- Directed by: Gilles Grangier
- Written by: Michel Audiard Gilles Grangier Albert Simonin
- Produced by: Jacques Bar
- Starring: Jean Gabin Madeleine Robinson Frank Villard
- Cinematography: Louis Page
- Edited by: Jacques Desagneaux
- Music by: Michel Legrand Francis Lemarque
- Production companies: Cité Films Cipra Films Compagnia Cinématografica Mondiale
- Distributed by: UFA-Comacico
- Release date: 3 October 1962;
- Running time: 87 minutes
- Countries: France Italy
- Language: French

= The Gentleman from Epsom =

 The Gentleman from Epsom (French: Le Gentleman d'Epsom) is a 1962 French–Italian comedy film directed by Gilles Grangier and starring Jean Gabin, Madeleine Robinson and Frank Villard. The film was shot at the Saint-Maurice Studios in Paris. Racetracks scenes were shot at the Hippodrome d'Enghien-Soisy and Longchamp Racecourse on the outskirts of the city.

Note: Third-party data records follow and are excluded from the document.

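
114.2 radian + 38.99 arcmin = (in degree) 6544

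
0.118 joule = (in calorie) 0.0282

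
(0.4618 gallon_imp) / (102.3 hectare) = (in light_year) 2.169e-25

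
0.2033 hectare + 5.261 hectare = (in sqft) 5.882e+05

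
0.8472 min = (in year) 1.612e-06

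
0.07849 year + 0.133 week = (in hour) 709.9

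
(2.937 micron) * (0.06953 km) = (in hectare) 2.042e-08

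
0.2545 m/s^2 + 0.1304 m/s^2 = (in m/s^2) 0.3849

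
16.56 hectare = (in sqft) 1.783e+06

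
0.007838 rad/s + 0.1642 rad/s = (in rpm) 1.643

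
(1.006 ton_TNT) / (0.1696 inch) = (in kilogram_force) 9.963e+10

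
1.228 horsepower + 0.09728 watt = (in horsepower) 1.228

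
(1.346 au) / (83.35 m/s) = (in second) 2.416e+09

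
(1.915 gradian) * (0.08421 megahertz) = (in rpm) 2.419e+04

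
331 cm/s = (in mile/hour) 7.404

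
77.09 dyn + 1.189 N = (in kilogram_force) 0.1213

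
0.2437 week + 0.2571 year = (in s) 8.255e+06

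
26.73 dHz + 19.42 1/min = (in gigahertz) 2.997e-09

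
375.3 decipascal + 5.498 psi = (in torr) 284.6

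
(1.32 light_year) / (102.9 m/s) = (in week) 2.007e+08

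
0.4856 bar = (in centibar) 48.56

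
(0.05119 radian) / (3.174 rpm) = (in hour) 4.278e-05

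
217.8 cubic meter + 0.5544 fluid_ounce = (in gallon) 5.754e+04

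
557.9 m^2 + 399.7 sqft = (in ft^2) 6405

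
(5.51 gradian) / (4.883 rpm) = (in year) 5.367e-09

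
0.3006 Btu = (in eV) 1.979e+21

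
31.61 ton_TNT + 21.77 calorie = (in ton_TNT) 31.61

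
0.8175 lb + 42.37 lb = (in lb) 43.19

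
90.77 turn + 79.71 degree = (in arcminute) 1.965e+06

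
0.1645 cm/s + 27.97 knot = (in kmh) 51.81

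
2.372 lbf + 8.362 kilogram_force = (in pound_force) 20.81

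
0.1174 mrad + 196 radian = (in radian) 196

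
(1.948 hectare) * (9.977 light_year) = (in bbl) 1.157e+22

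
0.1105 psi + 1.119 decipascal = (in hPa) 7.62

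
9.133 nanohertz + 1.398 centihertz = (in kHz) 1.398e-05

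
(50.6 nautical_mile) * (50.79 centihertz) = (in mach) 139.8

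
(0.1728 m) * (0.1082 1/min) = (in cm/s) 0.03116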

The film's sets were designed by the art director Jacques Colombier.

==Plot==
Richard Briand-Charmery is an older gentleman who frequents the racetracks of Paris, selling tips to customers while always looking to make himself a profit out of the dealings. Circumstances generally conspire to prevent his fortune, and he is forced to rely on assistance of his family, partly by threatening to embarrass them by being sent to jail for failure to settle his losses. One day he encounters Maud, an old flame who he once come close to marrying before having to abandon her following a heavy loss at the Epsom Derby. Now married to a banker and living in New York, they relive the good old days, and he treats her to an extravagant dinner in a high-class restaurant that he cannot pay for. He plans to dig himself out of his problems with a big scam, but soon finds himself even deeper in debt. Brief salvation comes when he is accidentally given the wrong ticket when laying a bet on horserace and wins a small fortune.

==Cast==
- Jean Gabin as Richard Briand-Charmery, called "le Commandant"
- Louis de Funès as Gaspard Ripeux, the restaurateur of the Auvergne
- Jean Lefebvre as Charly le "tubeur"
- Paul Frankeur as Arthur, the boss of the circle of games
- Franck Villard as Lucien, the boss of the nightclub
- Madeleine Robinson as Maud, an old flame
- Joëlle Bernard as Ginette, wife of Lucien
- Josée Steiner as Béatrice, wife of Richard
- Marie-Hélène Dasté as the aunt Berthe
- Aline Bertrand as the patroness of the bar
- Camille Fournier as Thérèse, the sister of Richard
- Georgette Peyron as the player
- Jean Martinelli as Hubert, the husband of Theresa
- Paul Mercey as Oscar Robineau, the provincial
- Alexandre Rignault as Charlot
- Albert Dinan as Léon, the bonneteur
- Jacques Marin as Raoul, the butcher racegoer
- Léonce Corne as Mr. Freedman, a player
- Albert Michel as a player
- Marcel Bernier as a player
- Edouard Francomme as a player
- René Hell as a player
- Robert Blome as a player
- Léon Zitrone as commentator
- Raymond Oliver as in his own role on the television
- Paul Faivre as the recorder of tickets P.M.U

==Bibliography==
- Harriss, Joseph. Jean Gabin: The Actor Who Was France. McFarland, 2018.